Limitations of the study are its partly retrospective character and the fact that not all patients with aSAH were screened for the presence of TS during the mentioned time period. After we conducted our prospective studies, patients who presented with a higher WFNS grade (III–V) and/or had neurological deficits before discharge or complained about subjective visual impairments were referred for an ophthalmological examination [11, 12]. Patients without any symptoms were not regularly examined by an ophthalmologist, as there was usually no need for treatment, even in the unlikely event that TS was detected, as described above, in which only minor hemorrhages were expected. Nonetheless, we were able to investigate a substantial number of TS cases, resulting in one of the largest TS cohorts published so far.

Summarizing the existing literature and the 10-year experience of our facility, we recommend the approach shown in Fig. 3.

Fig. 3
figure 3

Recommendation for the approach of patients with aneurysmal subarachnoid hemorrhage (aSAH) regarding potential Terson syndrome (TS).

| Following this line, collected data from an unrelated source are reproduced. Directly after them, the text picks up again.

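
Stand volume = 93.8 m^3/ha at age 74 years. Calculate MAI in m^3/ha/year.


Formula: MAI = Total Volume / Stand Age
MAI = 93.8 m^3/ha / 74 years
MAI = 1.27 m^3/ha/year

1.27


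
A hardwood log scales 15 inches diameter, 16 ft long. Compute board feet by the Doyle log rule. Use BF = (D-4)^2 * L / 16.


Doyle: BF = (D - 4)^2 * L / 16
Adjusted diameter = 15 - 4 = 11 in
(D-4)^2 = 11^2 = 121
BF = 121 * 16 / 16 = 121 BF

121


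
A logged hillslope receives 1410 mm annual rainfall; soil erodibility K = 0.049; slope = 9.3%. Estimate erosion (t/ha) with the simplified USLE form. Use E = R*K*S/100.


Formula: E = R * K * S / 100  (simplified USLE)
R * K = 1410 * 0.049 = 69.09
E = 69.09 * 9.3 / 100 = 6.43 t/ha

6.43


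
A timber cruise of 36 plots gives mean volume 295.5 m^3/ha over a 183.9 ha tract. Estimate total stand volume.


Formula: Total Volume = Mean Volume per ha * Total Area
Total Volume = 295.5 m^3/ha * 183.9 ha
Total Volume = 54342 m^3

54342


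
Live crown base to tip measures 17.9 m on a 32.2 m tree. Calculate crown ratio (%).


Formula: Crown Ratio = (Crown Length / Total Height) * 100
CR = (17.9 m / 32.2 m) * 100
CR = 0.5559 * 100 = 55.6%

55.6


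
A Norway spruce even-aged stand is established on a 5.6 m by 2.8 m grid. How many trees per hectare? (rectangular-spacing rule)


Formula: TPH = 10000 m^2/ha / (spacing_x * spacing_y)
Area per tree = 5.6 m * 2.8 m = 15.68 m^2
TPH = 10000 / 15.68 = 638 trees/ha

638


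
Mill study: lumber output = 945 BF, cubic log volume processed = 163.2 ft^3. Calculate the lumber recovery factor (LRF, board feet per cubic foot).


Formula: LRF = Lumber Output (BF) / Log Input (ft^3)
LRF = 945 BF / 163.2 ft^3
LRF = 5.79 BF/ft^3

5.79


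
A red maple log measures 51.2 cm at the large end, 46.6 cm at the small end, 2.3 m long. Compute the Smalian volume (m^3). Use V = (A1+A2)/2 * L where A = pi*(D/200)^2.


Smalian: V = (A1 + A2)/2 * L,  A = pi*(D/200)^2
A1 = pi*(51.2/200)^2 = 0.205887 m^2
A2 = pi*(46.6/200)^2 = 0.170554 m^2
V = (0.205887+0.170554)/2*2.3 = 0.4329 m^3

0.4329


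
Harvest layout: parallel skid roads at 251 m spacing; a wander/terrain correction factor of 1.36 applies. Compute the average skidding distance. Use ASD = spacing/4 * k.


Formula: ASD = (spacing / 4) * correction
Uncorrected distance = spacing / 4 = 251 / 4 = 62.75 m
ASD = 62.75 * 1.36 = 85 m

85


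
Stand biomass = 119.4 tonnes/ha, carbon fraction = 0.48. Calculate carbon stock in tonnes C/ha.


Formula: Carbon Stock = Biomass * Carbon Fraction
C = 119.4 t/ha * 0.48
C = 57.3 t C/ha

57.3


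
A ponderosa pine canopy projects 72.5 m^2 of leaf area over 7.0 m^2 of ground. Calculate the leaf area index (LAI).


Formula: LAI = total leaf area / ground area  (dimensionless)
LAI = 72.5 m^2 / 7.0 m^2
LAI = 10.36

10.36


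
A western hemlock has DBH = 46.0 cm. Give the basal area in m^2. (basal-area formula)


Formula: BA = pi * (DBH/2)^2 / 10000  (cm^2 to m^2)
Radius = DBH/2 = 46.0/2 = 23.0 cm
BA = pi * 23.0^2 / 10000
   = 1661.9025 cm^2 / 10000
   = 0.1662 m^2

0.1662


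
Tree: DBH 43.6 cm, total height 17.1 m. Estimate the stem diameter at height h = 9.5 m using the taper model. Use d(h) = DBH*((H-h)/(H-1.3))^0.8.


Taper: d(h) = DBH * ((H - h) / (H - 1.3))^0.8
Numerator = H - h = 17.1 - 9.5 = 7.6 m
Denominator = H - 1.3 = 17.1 - 1.3 = 15.8 m
Ratio = 7.6 / 15.8 = 0.48101
d = 43.6 * 0.48101^0.8 = 24.3 cm

24.3


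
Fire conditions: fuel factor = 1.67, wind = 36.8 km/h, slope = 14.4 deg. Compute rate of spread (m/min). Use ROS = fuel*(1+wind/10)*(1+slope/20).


Formula: ROS = fuel * (1 + wind/10) * (1 + slope/20)
Wind factor = 1 + 36.8/10 = 4.68
Slope factor = 1 + 14.4/20 = 1.72
ROS = 1.67 * 4.68 * 1.72 = 13.44 m/min

13.44


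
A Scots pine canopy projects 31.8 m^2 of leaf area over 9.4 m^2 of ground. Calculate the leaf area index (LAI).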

The figure shows the approach of screening and potential treatment of TS regarding optimal timing and methods. cCT cranial computed tomography, PPV pars plana vitrectomy, SAH subarachnoid hemorrhage

Conclusions

TS is a common complication of aSAH, affecting approximately one in five patients. Because of the associations shown between higher WFNS grades and the occurrence of seizures and TS we suggest consistent screening in, but not limited to, these particular patients.